Is Phish Great? Grantland's Steven Hyden Thinks So
"Is Phish a great band?"
Here in Vermont, that's not a question as much as it is sacrilege. Phish fandom is practically a Green Mountain birthright, and woe to the unsuspecting noob who dares ask that question — or maybe more accurately, answer it, especially in the negative. But in the scrolls of rock history, there is a difference between being great, and being great. And with the 30th anniversary of Phish's first show coming up later this year, it is a natural time to ponder whether Phish belong, historically speaking, in the pantheon alongside the likes of the Beatles, the Rolling Stones and Led Zepplin.

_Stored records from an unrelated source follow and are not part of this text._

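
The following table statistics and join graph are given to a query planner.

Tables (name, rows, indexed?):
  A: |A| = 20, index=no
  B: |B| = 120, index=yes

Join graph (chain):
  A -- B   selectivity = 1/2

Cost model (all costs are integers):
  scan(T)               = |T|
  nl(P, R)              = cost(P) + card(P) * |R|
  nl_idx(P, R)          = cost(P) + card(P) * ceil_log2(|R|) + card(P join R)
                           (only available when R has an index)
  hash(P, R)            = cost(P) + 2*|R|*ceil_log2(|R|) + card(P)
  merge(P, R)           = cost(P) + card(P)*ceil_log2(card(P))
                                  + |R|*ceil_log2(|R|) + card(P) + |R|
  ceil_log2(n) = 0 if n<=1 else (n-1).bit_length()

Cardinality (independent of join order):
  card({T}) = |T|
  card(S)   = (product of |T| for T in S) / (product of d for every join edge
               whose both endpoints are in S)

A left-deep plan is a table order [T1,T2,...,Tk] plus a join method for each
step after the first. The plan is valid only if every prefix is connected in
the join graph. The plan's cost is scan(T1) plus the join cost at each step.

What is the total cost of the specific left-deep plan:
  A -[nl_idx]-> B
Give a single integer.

1360

step 1: scan A: cost=20, card=20
step 2: join B via nl_idx
    card(P join B) = 20*120/(2) = 1200
    cost = 20 + 20*7 + 1200 = 1360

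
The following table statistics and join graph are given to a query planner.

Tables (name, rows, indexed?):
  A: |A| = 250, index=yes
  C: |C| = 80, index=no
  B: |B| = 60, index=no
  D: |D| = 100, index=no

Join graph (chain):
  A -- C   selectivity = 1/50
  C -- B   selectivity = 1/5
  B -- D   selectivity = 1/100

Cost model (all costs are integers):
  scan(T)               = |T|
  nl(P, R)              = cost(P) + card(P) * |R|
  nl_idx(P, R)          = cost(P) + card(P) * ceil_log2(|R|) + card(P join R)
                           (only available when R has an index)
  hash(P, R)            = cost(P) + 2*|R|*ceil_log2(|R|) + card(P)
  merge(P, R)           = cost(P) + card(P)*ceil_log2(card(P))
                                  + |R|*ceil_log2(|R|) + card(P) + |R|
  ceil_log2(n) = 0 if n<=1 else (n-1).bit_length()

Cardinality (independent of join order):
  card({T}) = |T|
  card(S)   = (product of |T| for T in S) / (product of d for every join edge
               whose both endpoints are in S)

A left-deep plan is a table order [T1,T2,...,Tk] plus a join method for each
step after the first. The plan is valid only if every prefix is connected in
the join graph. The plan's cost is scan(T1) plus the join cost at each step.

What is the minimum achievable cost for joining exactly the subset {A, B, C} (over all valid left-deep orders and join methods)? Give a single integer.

2240

Selinger DP over subsets of {A,B,C}:
  {A}: scan cost=250, card=250
  {C}: scan cost=80, card=80
  {B}: scan cost=60, card=60
  {AC}: card=400; try (A,nl_idx)→1120, (C,hash)→1620, (A,merge)→2970, (C,merge)→3140, (A,hash)→4160, (A,nl)→20080 …(+1); best=1120 via (A,nl_idx)
  {BC}: card=960; try (B,hash)→880, (C,merge)→1120, (B,merge)→1140, (C,hash)→1240, (C,nl)→4860, (B,nl)→4880; best=880 via (B,hash)
  {ABC}: card=4800; try (B,hash)→2240, (B,merge)→5540, (A,hash)→5840, (A,nl_idx)→13360, (A,merge)→13690, (B,nl)→25120 …(+1); best=2240 via (B,hash)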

In a recent piece for the sports and culture website Grantland, veteran music journalist and critic Steven Hyden suggests there's a good chance they do — or at least they will one day. Despite his Pitchfork pedigree — Hyden is a longtime contributor to the online mecca of indie snark — his conclusion that Vermont's most famous musical export belongs in the conversation of all-time great rock bands isn't that surprising. Even haters have to admit Phish have earned a place in rock-and-roll lore and should be enshrined in Cleveland one day. What is interesting is how he arrives at his conclusion, raising a number of provocative, and perplexing, questions about the way we perceive rock greatness and how that might be changing amid a shifting paradigm.

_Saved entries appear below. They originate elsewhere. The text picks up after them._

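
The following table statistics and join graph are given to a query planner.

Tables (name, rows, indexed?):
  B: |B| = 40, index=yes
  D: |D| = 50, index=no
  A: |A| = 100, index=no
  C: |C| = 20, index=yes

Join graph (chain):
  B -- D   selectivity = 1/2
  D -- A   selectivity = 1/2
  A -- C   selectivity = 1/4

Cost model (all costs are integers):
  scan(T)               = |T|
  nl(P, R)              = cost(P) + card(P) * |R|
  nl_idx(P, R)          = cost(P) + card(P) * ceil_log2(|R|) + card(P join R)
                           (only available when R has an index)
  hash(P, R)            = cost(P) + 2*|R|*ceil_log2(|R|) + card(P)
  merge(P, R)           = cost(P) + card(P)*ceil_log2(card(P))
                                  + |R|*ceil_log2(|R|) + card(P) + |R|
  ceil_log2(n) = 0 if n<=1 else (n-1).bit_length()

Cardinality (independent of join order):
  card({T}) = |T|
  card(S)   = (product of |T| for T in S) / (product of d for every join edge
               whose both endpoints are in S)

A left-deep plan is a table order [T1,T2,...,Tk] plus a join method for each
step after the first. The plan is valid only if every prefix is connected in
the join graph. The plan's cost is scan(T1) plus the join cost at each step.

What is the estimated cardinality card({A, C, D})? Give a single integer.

12500

Tables in S: A(100), C(20), D(50)
Edges inside S: D-A(d=2), A-C(d=4)
numerator = 100 * 20 * 50 = 100000
denominator = 2 * 4 = 8
card(S) = 100000 / 8 = 12500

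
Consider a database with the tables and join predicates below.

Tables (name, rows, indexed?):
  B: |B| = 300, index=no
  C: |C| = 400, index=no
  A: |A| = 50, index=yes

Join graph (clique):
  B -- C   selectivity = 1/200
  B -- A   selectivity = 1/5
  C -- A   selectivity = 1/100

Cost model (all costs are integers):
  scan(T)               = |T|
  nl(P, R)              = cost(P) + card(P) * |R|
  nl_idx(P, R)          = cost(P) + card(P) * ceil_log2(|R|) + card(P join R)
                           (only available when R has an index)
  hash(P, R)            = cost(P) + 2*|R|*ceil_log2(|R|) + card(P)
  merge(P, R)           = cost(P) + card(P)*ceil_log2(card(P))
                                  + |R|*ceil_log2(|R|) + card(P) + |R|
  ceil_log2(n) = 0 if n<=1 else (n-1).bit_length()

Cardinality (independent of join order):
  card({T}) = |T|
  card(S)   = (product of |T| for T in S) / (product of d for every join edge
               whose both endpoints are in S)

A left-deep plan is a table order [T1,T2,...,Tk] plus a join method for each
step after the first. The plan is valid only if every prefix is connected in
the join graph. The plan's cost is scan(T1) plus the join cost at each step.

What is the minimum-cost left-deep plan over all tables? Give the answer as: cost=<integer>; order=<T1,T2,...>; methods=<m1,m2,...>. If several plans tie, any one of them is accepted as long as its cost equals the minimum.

cost=6200; order=C,A,B; methods=hash,merge

Selinger DP (subsets sized 1..n):
  {B}: scan cost=300, card=300
  {C}: scan cost=400, card=400
  {A}: scan cost=50, card=50
  {BC}: card=600; try (B,hash)→6200, (C,merge)→7300, (B,merge)→7400, (C,hash)→7800, (C,nl)→120300, (B,nl)→120400; best=6200 via (B,hash)
  {AB}: card=3000; try (A,hash)→1200, (B,merge)→3400, (A,merge)→3650, (A,nl_idx)→5100, (B,hash)→5500, (B,nl)→15050 …(+1); best=1200 via (A,hash)
  {AC}: card=200; try (A,hash)→1400, (A,nl_idx)→3000, (C,merge)→4400, (A,merge)→4750, (C,hash)→7300, (C,nl)→20050 …(+1); best=1400 via (A,hash)
  {ABC}: card=60; try (B,merge)→6200, (B,hash)→7000, (A,hash)→7400, (A,nl_idx)→9860, (C,hash)→11400, (A,merge)→13150 …(+4); best=6200 via (B,merge)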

Hyden's thesis is theoretical, and requires a bit of massaging to justify. Without giving too much away — you really should check out the full piece, if only for the gnarly dig on Rivers Cuomo … sigh — his basic argument is that as recorded music becomes increasingly devalued, to the point that one can rightly wonder how much longer artists will continue investing money and creative energy into making albums to sell, we could in the future increasingly prize live performance as a measure of a band's greatness over their recorded output. If that happens, he posits, it is possible we will begin to look at bands whose legacy is tied primarily to live performance, such as the Dead, as being on par with or even greater than bands, such as the Beatles, whose status as all-time greats rests largely in the excellence and subsequent influence of their recorded works. It's an interesting "what if" to consider.

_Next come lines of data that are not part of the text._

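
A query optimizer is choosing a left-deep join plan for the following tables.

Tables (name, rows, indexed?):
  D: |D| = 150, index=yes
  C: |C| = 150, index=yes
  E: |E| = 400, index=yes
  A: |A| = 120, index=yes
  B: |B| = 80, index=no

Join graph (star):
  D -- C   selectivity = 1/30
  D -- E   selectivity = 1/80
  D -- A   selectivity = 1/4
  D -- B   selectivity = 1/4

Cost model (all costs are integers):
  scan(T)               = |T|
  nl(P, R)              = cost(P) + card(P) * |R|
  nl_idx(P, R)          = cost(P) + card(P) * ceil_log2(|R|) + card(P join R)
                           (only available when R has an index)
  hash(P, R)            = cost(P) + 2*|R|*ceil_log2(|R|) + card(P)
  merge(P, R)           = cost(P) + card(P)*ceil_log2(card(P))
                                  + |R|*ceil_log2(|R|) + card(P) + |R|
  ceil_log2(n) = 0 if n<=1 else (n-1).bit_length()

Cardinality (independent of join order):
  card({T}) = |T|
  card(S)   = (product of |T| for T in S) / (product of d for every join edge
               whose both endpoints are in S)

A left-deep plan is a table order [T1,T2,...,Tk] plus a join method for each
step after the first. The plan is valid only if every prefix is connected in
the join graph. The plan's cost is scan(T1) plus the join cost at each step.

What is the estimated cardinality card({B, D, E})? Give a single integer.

Tables in S: B(80), D(150), E(400)
Edges inside S: D-E(d=80), D-B(d=4)
numerator = 80 * 150 * 400 = 4800000
denominator = 80 * 4 = 320
card(S) = 4800000 / 320 = 15000

15000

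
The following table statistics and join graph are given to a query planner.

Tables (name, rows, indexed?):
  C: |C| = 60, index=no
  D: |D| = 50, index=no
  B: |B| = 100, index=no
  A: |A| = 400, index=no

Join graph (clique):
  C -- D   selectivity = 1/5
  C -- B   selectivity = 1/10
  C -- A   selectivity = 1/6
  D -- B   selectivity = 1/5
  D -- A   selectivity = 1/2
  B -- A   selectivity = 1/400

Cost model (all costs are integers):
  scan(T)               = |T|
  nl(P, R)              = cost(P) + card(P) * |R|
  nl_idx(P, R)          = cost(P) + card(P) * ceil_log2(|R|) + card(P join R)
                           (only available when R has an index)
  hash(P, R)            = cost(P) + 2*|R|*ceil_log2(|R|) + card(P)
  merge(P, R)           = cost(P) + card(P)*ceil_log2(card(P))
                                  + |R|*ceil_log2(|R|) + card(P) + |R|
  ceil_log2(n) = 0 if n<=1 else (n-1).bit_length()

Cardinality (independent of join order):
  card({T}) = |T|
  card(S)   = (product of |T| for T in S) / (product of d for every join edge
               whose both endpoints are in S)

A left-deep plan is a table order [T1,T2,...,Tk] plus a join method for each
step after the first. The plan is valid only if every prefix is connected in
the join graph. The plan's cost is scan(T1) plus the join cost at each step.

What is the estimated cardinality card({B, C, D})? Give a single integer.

Tables in S: B(100), C(60), D(50)
Edges inside S: C-D(d=5), C-B(d=10), D-B(d=5)
numerator = 100 * 60 * 50 = 300000
denominator = 5 * 10 * 5 = 250
card(S) = 300000 / 250 = 1200

1200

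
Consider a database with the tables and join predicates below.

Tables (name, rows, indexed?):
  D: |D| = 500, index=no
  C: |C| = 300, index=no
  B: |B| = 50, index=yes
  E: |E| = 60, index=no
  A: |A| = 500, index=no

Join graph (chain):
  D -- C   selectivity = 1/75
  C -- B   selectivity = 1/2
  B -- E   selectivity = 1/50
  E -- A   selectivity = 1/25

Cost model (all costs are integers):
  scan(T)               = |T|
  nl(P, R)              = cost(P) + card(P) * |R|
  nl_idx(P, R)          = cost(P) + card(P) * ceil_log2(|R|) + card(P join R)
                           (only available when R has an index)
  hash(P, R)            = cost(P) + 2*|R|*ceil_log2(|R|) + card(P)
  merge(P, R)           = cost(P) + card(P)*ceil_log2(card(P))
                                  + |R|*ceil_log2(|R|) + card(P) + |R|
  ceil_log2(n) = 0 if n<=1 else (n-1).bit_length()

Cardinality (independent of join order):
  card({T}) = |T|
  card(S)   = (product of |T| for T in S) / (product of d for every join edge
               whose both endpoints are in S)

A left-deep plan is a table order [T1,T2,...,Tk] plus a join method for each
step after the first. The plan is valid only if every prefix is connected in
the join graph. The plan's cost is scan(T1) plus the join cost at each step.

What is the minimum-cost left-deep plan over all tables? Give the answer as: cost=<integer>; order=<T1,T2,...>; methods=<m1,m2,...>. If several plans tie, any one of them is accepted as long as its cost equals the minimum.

cost=90900; order=E,B,C,D,A; methods=nl_idx,merge,hash,hash

Selinger DP (subsets sized 1..n):
  {D}: scan cost=500, card=500
  {C}: scan cost=300, card=300
  {B}: scan cost=50, card=50
  {E}: scan cost=60, card=60
  {A}: scan cost=500, card=500
  {CD}: card=2000; try (C,hash)→6400, (D,merge)→8300, (C,merge)→8500, (D,hash)→9600, (D,nl)→150300, (C,nl)→150500; best=6400 via (C,hash)
  {BC}: card=7500; try (B,hash)→1200, (C,merge)→3400, (B,merge)→3650, (C,hash)→5500, (B,nl_idx)→9600, (C,nl)→15050 …(+1); best=1200 via (B,hash)
  {BE}: card=60; try (B,nl_idx)→480, (B,hash)→720, (E,hash)→820, (E,merge)→820, (B,merge)→830, (E,nl)→3050 …(+1); best=480 via (B,nl_idx)
  {AE}: card=1200; try (E,hash)→1720, (A,merge)→5480, (E,merge)→5920, (A,hash)→9120, (A,nl)→30060, (E,nl)→30500; best=1720 via (E,hash)
  {BCD}: card=50000; try (B,hash)→9000, (D,hash)→17700, (B,merge)→30750, (B,nl_idx)→68400, (B,nl)→106400, (D,merge)→111200 …(+1); best=9000 via (B,hash)
  {BCE}: card=9000; try (C,merge)→3900, (C,hash)→5940, (E,hash)→9420, (C,nl)→18480, (E,merge)→106620, (E,nl)→451200; best=3900 via (C,merge)
  {ABE}: card=1200; try (B,hash)→3520, (A,merge)→5900, (A,hash)→9540, (B,nl_idx)→10120, (B,merge)→16470, (A,nl)→30480 …(+1); best=3520 via (B,hash)
  {BCDE}: card=60000; try (D,hash)→21900, (E,hash)→59720, (D,merge)→143900, (E,merge)→859420, (E,nl)→3009000, (D,nl)→4503900; best=21900 via (D,hash)
  {ABCE}: card=180000; try (C,hash)→10120, (C,merge)→20920, (A,hash)→21900, (A,merge)→143900, (C,nl)→363520, (A,nl)→4503900; best=10120 via (C,hash)
  {ABCDE}: card=1200000; try (A,hash)→90900, (D,hash)→199120, (A,merge)→1046900, (D,merge)→3435120, (A,nl)→30021900, (D,nl)→90010120; best=90900 via (A,hash)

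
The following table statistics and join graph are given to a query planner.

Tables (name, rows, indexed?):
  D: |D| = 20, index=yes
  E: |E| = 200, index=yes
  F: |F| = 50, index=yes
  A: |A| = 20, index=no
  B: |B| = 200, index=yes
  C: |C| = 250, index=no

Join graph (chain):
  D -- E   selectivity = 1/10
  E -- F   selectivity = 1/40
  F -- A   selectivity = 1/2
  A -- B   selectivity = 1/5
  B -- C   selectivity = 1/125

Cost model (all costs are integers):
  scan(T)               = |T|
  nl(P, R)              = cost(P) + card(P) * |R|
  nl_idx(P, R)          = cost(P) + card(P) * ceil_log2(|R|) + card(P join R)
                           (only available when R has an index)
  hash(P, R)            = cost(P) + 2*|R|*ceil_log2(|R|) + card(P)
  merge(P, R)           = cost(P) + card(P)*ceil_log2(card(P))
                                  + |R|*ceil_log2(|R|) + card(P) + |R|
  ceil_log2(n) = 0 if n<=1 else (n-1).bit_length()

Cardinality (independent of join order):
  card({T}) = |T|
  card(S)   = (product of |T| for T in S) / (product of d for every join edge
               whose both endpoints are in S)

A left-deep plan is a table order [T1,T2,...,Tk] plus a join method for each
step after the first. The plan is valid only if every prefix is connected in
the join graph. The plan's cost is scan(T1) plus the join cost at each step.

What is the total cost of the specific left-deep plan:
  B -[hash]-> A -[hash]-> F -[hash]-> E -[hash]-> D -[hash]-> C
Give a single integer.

step 1: scan B: cost=200, card=200
step 2: join A via hash
    card(P join A) = 200*20/(5) = 800
    cost = 200 + 2*20*5 + 200 = 600
step 3: join F via hash
    card(P join F) = 800*50/(2) = 20000
    cost = 600 + 2*50*6 + 800 = 2000
step 4: join E via hash
    card(P join E) = 20000*200/(40) = 100000
    cost = 2000 + 2*200*8 + 20000 = 25200
step 5: join D via hash
    card(P join D) = 100000*20/(10) = 200000
    cost = 25200 + 2*20*5 + 100000 = 125400
step 6: join C via hash
    card(P join C) = 200000*250/(125) = 400000
    cost = 125400 + 2*250*8 + 200000 = 329400

329400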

Quibble all you want with their studio records, but Phish are among the top-grossing live bands in history. And their impact on the modern live concert experience — particularly the increasing mainstreaming of festivals as not just musical but cultural events — is inarguable. Might there come a day when we place more importance on that sphere of influence than iconic records or songs? A time when, as Hyden writes, we "stop talking about fixed versions of songs and begin evaluating bands on their ability to perform and refresh their body of work?" Possibly. Viewed through that prism, you can make a compelling argument that Phish are indeed all-time greats. And Hyden does. "If artists no longer have the means to make records, the concert stage will become their primary canvas," he writes.
And if that happens, a band that paints in psychedlic watercolors will very likely be viewed in a new historical light.